Jika merasa beban hidup atau emosi Anda sudah tak tertanggungkan, jangan ragu untuk mencari bantuan profesional. Berkonsultasilah dengan psikolog atau psikiater. Ini tidak menunjukkan lemah iman; justru ikhtiar ini bagian dari tawakal dan usaha. Alhamdulillah, pemerintah melalui Kemenkes telah menyediakan layanan konseling online maupun di Puskesmas untuk kesehatan jiwa.
Data Riskesdas 2018 menyebut di Indonesia terdapat lebih dari 19 juta orang usia >15 tahun mengalami gangguan mental emosional dan 12 juta di antaranya depresi. Jadi Anda tidak sendirian – banyak orang bergelut dengan ini dan profesi kesehatan siap membantu. Dalam suatu riwayat, Rasulullah SAW pernah didatangi seorang sahabat yang mengeluhkan sakit (baik fisik maupun mental), Nabi menyarankan untuk berobat seraya tetap bertawakal. Berobat adalah sunnah, maka tak perlu malu untuk terapi.
Hadirin yang dimuliakan Allah SWT, kesehatan mental adalah karunia dan amanah yang harus kita jaga sebagaimana kesehatan fisik.
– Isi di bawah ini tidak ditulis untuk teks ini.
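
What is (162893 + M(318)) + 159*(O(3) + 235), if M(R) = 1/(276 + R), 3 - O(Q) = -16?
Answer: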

Idul Fitri ini hendaknya menjadi titik tolak kita memperhatikan aspek-aspek tadi dalam diri dan keluarga kita. Jangan biarkan ekonomi sulit memadamkan cahaya harapan kita. Jangan biarkan kesibukan dan teknologi memisahkan kita dari keluarga dan ketenangan jiwa. Mari rangkul nilai-nilai Ramadan: sabar, syukur, empati, dan disiplin, untuk memperkuat kesehatan mental kita.